Western Digital:  Advanced Clock & Reset Verification of Complex Memory Controller SoCs

Executive Summary: DAC 2020 presentation by Mukesh Panda, Western Digital

Case Study Presentation Overview

Mukesh Panda of Western Digital presented a case study on Western Digital’s clock and reset static verification methodology utilizing Real Intent CDC static sign-off tools.

Mukesh Panda presented results showing how the new advanced sign-off methodology enabled them to exponentially reduced noise and debug effort for CDC static sign-off by making Real Intent’s CDC tools aware of Western Digital’s clock and reset architectures.

Because their new approach only flagged real violations, Western Digital was able to catch corner-case reset synchronization issues and successfully signed-off its complex memory controller SoC.

Motivation & Goals

Mukesh presented a recent study showing that the 2 main flaws contributing to ASIC design failures are:

  • Functional bugs
  • Clocking

In particular, clocking and reset aspects are very complex for a memory controller.

Western Digital’s memory controller SoC has multiple hosts with asynchronous clocks and multitudes of resets.

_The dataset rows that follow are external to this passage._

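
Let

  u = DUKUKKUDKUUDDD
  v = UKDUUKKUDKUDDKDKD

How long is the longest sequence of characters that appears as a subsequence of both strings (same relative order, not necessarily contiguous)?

12

Match D [1,3] → U [2,4] → U [4,5] → K [5,6] → K [6,7] → U [7,8] → D [8,9] → K [9,10] → U [10,11] → D [12,13] → D [13,15] → D [14,17] — 12 characters in the same relative order in both. Since dp[14][17] = 12, nothing longer is possible.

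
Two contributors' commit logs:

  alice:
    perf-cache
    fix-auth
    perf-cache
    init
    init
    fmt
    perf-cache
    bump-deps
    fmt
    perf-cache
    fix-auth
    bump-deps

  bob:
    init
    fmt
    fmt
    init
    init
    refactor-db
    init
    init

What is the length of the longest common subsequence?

3

Taking init at alice[5]=bob[1], then fmt at alice[6]=bob[2], then fmt at alice[9]=bob[3] gives a common subsequence of length 3. The LCS DP gives dp[12][8] = 3, so this is optimal.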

Thus, they needed an accurate methodology to verify complex interactions between clocks and resets to avoid ASIC respins.

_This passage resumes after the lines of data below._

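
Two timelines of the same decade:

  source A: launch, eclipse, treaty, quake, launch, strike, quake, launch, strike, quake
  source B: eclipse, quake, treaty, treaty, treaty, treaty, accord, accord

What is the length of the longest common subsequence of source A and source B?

Pick eclipse [2,1]; then treaty [3,6]; all 2 events appear in both, in order, and the DP table's final entry dp[10][8] is also 2, so no common subsequence is longer.

2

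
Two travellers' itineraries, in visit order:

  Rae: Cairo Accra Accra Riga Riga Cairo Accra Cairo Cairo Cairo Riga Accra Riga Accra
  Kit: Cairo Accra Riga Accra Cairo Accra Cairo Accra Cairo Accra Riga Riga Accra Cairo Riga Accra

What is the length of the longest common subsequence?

Pick Cairo (Rae #1, Kit #1), Accra (Rae #2, Kit #2), Accra (Rae #3, Kit #4), Cairo (Rae #6, Kit #5), Accra (Rae #7, Kit #6), Cairo (Rae #8, Kit #7), Cairo (Rae #9, Kit #9), Riga (Rae #11, Kit #12), Accra (Rae #12, Kit #13), Riga (Rae #13, Kit #15), Accra (Rae #14, Kit #16); all 11 stops appear in both, in order. The LCS DP gives dp[14][16] = 11, so this is optimal.

11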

Western Digital’s Clock & Reset Architectures

Western Digital has a central unit that:

  • Manages the clock and reset distribution across their IPs.
  • Enables or disables the clocks based upon the reset architecture requirements.

Their memory controller SoCs utilize IP from multiple sources, both internal and third party.

Their approach is to group the IP based on the SoC’s reset architecture requirements.

The incoming resets to an IP are typically asynchronous to the incoming clock domains. To eliminate metastability issues, the central unit must thus ensure that the resets and clocks are enabled or disabled at the appropriate times.

Clock & Reset Verification Challenges

With regards to their central unit which manages clocks and resets across the SoC, Mukesh said that verifying that the complex clocks and reset interactions do not lead to any metastability or CDC issues is a major challenge.

Mukesh then reviewed the specific functionality of the unit more deeply.

  • It receives a free incoming clock.
  • During the assertion of the reset to a specific IP, the unit disables the clock for this IP.
  • Because the clock is disabled, they can ensure there are no metastability issues — even though reset is asynchronous to the clock.

The challenge with this approach is that if the CDC static sign-off tool is not aware of the above architecture, it can start producing a large number of violations that are just noise.

It would close to impossible to verify all the permutations and combinations using dynamic verification. So, Western Digital believes that static sign-off technology is the best way to comprehensively verify this kind of architecture for reliable sign-off.

Their best approach is to enhance the CDC methodology to understand these architectures.

Enhanced CDC Methodology & Results

Western Digital worked towards enhancing their CDC methodology to handle the various clock and reset scenarios.

To do so, they created architecture-specific assumptions and constraints, such as:

“For example clock through clk_blk_a is off when reset through rst_blk_a is asserted”.

Western Digital partnered with Real Intent to enhance Real Intent’s Meridian CDC tool to understand these architectural assumptions. Independently, they worked on formal and dynamic means to verify the above assumptions and constraints.

This enhanced methodology allowed them to identify whether there were any incorrect reset synchronization issues.

By reducing the noise significantly in the CDC analysis, they could focus on actual violations. It also allowed them to catch reset & clock connectivity issues when the IP didn’t connect to the correct signals from the central unit.

They signed-off on using this methodology the first time. The design was

  • ~6 million gates
  • Had ~64 blocks with different resets

Without the enhanced methodology, Western Digital  used to get around 800K reset related CDC violations on this SoC. With the enhanced methodology:

  • They had zero violations
  • Missed none of the issues

Western Digital also used netlist simulations to confirm there were no real reset related CDC violations on the design.

Conclusion

The clock and reset architecture complexity is increasing for Western Digital’s SoCs. Their WDC memory controllers have non-trivial reset and clock interactions.

Mukesh needed enhancements to the design team’s incumbent CDC methodology to improve efficiency.

Western Digital collaborated with Real Intent to develop and enhanced clock and reset verification methodology to make the Meridian CDC static sign-off tool aware of Western Digital’s clock and reset architectures.

The result was they were able to:

  • Exponentially reduce the CDC sign-off noise and debug effort.
  • Catch corner-case reset synchronization issues because only real violations were flagged with the enhanced methodology.

Western Digital verified their assumptions using formal and dynamic means — and signed-off successfully on the chip.